Reading Homework: The 40 Book Challenge
This year students are starting a 40 Book Challenge! Although 40 books may sound like a lot, students can accomplish this goal by the end of 5th grade by reading a little more than one book a week. Some books, like shorter non-fiction books, can be completed in a day or two. Other books will obviously take longer to finish. I am confident that by making the right book choices and using regular time at home and at school to read, all of my students will be able to achieve the goal of reading 40 books this year!
The goals of the 40 Book Challenge are to get students to explore new reading genres that might be out of their comfort zone, to increase students’ love of reading, and to make academic gains in reading. We value your support. Please make sure your child is reading each evening. This is the main part of their daily reading homework. Students will share their thoughts about the book with their “thinkmarks”. The book will not count towards the 40 Book Challenge until the thinkmark is completed! Tip: use your thinkmark as a book mark and record your thinking as you read! Students will learn how to use their thinkmarks through mini lessons in class.
Here are the general guidelines:
- Most fiction books should be a minimum of 75 pages; nonfiction, poetry, traditional literature—48 pages. Books that are over 300 pages count as two books.
- Books should be at your student’s reading level. I will help students determine their reading levels within the first few weeks of school.
- Books students read during class independent reading time, as well as at home, count towards their 40 book total. Students may not count books they have previously read…but they may count one book they read this summer as their first book!
- They must record books as they finish them on their 40 Book Challenge grid; however, the books don’t have to be read in a particular order.
- The book does not “count” until a thinkmark is completed and turned in. Try to stay current on these!
- Audiobooks and ebooks are also acceptable for variety (not for all 40, though!).
- Parents, feel free to partner-read at times with your child if he or she needs support and/or if you are interested in the book!
In closing, I hope your child finds at least 40 inspiring, funny, informative, and memorable books to enjoy this year! Thank you for your support with this challenge at home!
** We will do regular 40 book goal setting and progress checks (each nine week period)

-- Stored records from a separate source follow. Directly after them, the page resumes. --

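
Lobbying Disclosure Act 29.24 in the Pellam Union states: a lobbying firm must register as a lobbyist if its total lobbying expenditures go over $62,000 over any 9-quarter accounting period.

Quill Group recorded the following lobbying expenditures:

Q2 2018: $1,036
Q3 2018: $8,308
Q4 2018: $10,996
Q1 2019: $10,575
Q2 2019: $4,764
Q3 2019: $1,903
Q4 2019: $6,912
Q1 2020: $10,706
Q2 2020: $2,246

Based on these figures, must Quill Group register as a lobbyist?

No

Total lobbying expenditures: $1,036 + $8,308 + $10,996 + $10,575 + $4,764 + $1,903 + $6,912 + $10,706 + $2,246 = $57,446.
$57,446 ≤ $62,000, so the threshold is not exceeded.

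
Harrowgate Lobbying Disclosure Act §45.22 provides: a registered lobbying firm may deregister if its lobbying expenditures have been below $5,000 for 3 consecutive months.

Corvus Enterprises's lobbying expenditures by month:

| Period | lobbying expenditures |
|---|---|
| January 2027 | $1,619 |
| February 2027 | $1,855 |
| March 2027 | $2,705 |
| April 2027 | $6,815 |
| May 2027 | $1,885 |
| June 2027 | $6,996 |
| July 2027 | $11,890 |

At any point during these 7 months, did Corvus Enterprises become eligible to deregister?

Months below $5,000: January 2027, February 2027, March 2027, May 2027.
Longest run of consecutive months below the threshold: 3.
3 ≥ 3, so Corvus Enterprises became eligible.

Yes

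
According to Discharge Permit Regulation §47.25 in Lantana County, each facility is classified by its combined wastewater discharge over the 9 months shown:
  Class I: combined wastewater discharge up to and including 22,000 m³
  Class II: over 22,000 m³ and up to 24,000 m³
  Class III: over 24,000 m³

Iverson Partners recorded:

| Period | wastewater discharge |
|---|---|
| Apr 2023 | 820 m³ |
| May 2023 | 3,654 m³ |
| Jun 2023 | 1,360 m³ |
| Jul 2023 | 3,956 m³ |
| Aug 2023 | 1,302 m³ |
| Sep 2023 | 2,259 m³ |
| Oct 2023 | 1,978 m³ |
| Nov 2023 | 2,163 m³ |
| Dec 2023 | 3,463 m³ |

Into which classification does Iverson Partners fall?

Class I

Combined wastewater discharge: 820 m³ + 3,654 m³ + 1,360 m³ + 3,956 m³ + 1,302 m³ + 2,259 m³ + 1,978 m³ + 2,163 m³ + 3,463 m³ = 20,955 m³.
20,955 m³ ≤ 22,000 m³, so Class I applies.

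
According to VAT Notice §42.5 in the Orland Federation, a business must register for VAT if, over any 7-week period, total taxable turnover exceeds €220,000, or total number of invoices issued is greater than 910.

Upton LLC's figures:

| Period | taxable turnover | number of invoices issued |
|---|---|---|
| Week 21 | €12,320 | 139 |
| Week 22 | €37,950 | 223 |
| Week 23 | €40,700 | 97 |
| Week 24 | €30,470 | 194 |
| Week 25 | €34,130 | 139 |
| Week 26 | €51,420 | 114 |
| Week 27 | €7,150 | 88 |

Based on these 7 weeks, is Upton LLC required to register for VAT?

Yes

Total taxable turnover: €12,320 + €37,950 + €40,700 + €30,470 + €34,130 + €51,420 + €7,150 = €214,140 (≤ €220,000).
Total number of invoices issued: 139 + 223 + 97 + 194 + 139 + 114 + 88 = 994 (> 910).
The test is 'or': at least one threshold is exceeded.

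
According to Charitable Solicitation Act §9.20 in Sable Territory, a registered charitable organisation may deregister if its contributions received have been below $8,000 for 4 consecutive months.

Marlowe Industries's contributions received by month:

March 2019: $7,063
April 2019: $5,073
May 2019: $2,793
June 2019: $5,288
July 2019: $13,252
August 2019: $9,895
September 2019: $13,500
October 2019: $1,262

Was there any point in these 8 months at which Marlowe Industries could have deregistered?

Yes

Months below $8,000: March 2019, April 2019, May 2019, June 2019, October 2019.
Longest run of consecutive months below the threshold: 4.
4 ≥ 4, so Marlowe Industries became eligible.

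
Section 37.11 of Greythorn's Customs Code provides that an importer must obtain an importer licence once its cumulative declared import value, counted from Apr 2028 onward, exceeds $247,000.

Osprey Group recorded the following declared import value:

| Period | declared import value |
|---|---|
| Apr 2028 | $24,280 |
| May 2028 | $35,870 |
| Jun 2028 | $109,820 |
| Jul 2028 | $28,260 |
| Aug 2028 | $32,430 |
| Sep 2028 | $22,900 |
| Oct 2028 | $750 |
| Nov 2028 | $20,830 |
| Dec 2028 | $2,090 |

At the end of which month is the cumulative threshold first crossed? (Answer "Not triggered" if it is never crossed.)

Sep 2028

Through Apr 2028: $24,280
Through May 2028: $60,150
Through Jun 2028: $169,970
Through Jul 2028: $198,230
Through Aug 2028: $230,660
Through Sep 2028: $253,560 ← exceeds threshold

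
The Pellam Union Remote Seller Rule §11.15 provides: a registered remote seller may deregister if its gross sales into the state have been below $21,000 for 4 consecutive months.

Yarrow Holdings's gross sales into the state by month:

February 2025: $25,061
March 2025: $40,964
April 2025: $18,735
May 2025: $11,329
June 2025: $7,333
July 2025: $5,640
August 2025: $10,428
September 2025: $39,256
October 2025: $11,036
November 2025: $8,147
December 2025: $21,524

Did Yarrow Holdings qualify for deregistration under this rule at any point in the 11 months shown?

Yes

Months below $21,000: April 2025, May 2025, June 2025, July 2025, August 2025, October 2025, November 2025.
Longest run of consecutive months below the threshold: 5.
5 ≥ 4, so Yarrow Holdings became eligible.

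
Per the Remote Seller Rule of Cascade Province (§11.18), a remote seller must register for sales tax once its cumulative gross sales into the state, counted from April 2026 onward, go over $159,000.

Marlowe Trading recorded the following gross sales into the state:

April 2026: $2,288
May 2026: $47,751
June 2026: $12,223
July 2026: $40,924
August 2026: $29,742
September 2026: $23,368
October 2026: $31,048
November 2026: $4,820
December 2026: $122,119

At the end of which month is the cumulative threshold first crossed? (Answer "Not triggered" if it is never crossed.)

October 2026

Through April 2026: $2,288
Through May 2026: $50,039
Through June 2026: $62,262
Through July 2026: $103,186
Through August 2026: $132,928
Through September 2026: $156,296
Through October 2026: $187,344 ← exceeds threshold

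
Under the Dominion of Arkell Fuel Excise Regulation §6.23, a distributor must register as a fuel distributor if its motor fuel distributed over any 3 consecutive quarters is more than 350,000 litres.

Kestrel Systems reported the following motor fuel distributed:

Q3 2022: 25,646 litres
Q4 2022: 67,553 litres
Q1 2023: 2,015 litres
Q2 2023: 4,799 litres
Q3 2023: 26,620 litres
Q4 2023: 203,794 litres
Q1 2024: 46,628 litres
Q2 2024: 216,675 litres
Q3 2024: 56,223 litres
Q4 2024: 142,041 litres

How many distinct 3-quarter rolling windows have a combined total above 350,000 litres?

2

Q3 2022–Q1 2023: 25,646 litres + 67,553 litres + 2,015 litres = 95,214 litres (under)
Q4 2022–Q2 2023: 67,553 litres + 2,015 litres + 4,799 litres = 74,367 litres (under)
Q1 2023–Q3 2023: 2,015 litres + 4,799 litres + 26,620 litres = 33,434 litres (under)
Q2 2023–Q4 2023: 4,799 litres + 26,620 litres + 203,794 litres = 235,213 litres (under)
Q3 2023–Q1 2024: 26,620 litres + 203,794 litres + 46,628 litres = 277,042 litres (under)
Q4 2023–Q2 2024: 203,794 litres + 46,628 litres + 216,675 litres = 467,097 litres (over)
Q1 2024–Q3 2024: 46,628 litres + 216,675 litres + 56,223 litres = 319,526 litres (under)
Q2 2024–Q4 2024: 216,675 litres + 56,223 litres + 142,041 litres = 414,939 litres (over)
2 windows exceed the threshold.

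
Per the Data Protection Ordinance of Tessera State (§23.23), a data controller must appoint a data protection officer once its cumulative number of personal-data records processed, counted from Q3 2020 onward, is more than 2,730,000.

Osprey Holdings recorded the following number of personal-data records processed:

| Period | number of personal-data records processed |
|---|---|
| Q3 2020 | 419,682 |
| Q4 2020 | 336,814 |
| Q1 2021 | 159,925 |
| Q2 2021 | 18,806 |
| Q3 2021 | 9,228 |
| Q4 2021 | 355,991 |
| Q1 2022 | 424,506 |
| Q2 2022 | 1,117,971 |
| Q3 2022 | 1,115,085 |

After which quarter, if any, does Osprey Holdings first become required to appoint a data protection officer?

Through Q3 2020: 419,682
Through Q4 2020: 756,496
Through Q1 2021: 916,421
Through Q2 2021: 935,227
Through Q3 2021: 944,455
Through Q4 2021: 1,300,446
Through Q1 2022: 1,724,952
Through Q2 2022: 2,842,923 ← exceeds threshold

Q2 2022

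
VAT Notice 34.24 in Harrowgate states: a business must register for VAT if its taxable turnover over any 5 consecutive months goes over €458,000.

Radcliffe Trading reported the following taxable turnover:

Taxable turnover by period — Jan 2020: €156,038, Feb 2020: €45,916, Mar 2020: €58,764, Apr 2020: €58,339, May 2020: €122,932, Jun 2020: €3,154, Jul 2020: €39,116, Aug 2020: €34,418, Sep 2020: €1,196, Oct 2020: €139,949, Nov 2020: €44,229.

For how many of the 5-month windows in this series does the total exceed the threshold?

Jan 2020–May 2020: €156,038 + €45,916 + €58,764 + €58,339 + €122,932 = €441,989 (under)
Feb 2020–Jun 2020: €45,916 + €58,764 + €58,339 + €122,932 + €3,154 = €289,105 (under)
Mar 2020–Jul 2020: €58,764 + €58,339 + €122,932 + €3,154 + €39,116 = €282,305 (under)
Apr 2020–Aug 2020: €58,339 + €122,932 + €3,154 + €39,116 + €34,418 = €257,959 (under)
May 2020–Sep 2020: €122,932 + €3,154 + €39,116 + €34,418 + €1,196 = €200,816 (under)
Jun 2020–Oct 2020: €3,154 + €39,116 + €34,418 + €1,196 + €139,949 = €217,833 (under)
Jul 2020–Nov 2020: €39,116 + €34,418 + €1,196 + €139,949 + €44,229 = €258,908 (under)
0 windows exceed the threshold.

0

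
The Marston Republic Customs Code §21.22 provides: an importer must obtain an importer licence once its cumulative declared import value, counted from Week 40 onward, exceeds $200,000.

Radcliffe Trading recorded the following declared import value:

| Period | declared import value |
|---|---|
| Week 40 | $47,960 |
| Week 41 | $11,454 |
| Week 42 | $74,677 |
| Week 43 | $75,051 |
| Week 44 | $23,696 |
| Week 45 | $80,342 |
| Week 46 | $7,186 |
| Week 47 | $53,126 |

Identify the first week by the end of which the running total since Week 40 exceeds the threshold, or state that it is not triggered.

Through Week 40: $47,960
Through Week 41: $59,414
Through Week 42: $134,091
Through Week 43: $209,142 ← exceeds threshold

Week 43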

** 40 Book Challenge completion deadline: May 8, 2020
Spelling Choice Board
Spelling homework is meant to be a tool to help students understand spelling patterns and principles. While spelling homework will NOT be collected, students are encouraged to use the spelling choice board to help them achieve these goals.
COLUMN ONE: WRITTEN ACTIVITIES
- ABC Order: Write your words in alphabetical order.
- Word Sort: Sort your words by vowel sounds, patterns, syllables, etc.
- Repetition: Write your words 3 times each.
- Word Art: Draw a picture and write your words in the picture.
- Story Time: Write a short story using all your words.
- Creative Letters: Write your words by cutting out letters in an old newspaper or magazine and glue them on a paper.
- Pyramid/StairStep: Write your words adding or subtracting one letter at a time. The results will be in the shape of a pyramid/stair.
- Cursive - write your words in cursive.
- Train words - write your entire list end-to-end as one long word, using different colors for different words.
- Scramble: Have a parent/sibling scramble your spelling words. You unscramble them.
- Letters: Write each word as many times as there are letters in the word (or as many times as there are syllables).
- Colorful words: Use two different color pens to write your words. Use one color for vowels and one for consonants.
- Computer Words: Type each word several times. Use different fonts to make it fun.
COLUMN TWO: OTHER ACTIVITIES
- Cheer Words: Be a cheerleader and call out your words, one letter at a time.
- Sound Words: Record your words and their spelling. Then listen to the recording a check to see if you spelling all the words correctly.
- Flashwriting: In a dark room, use a flashlight to draw letters in the air.
- Chalk: Write your words outside using sidewalk chalk.
- Spelling Bee: Spell your words out loud to a family member.
- Sparkle Spell: Play a round or two of sparkle spell with a friend or family members.
- Military Spelling: Do jumping jacks and as you clap, say a letter to spell your words.
- Finger Tracing: Use your finger to spell out the words one letter at a time on a family member’s back. Have them try to guess the word.
- Snap and Spell - Snap on each letter and clap when you say the word at the end.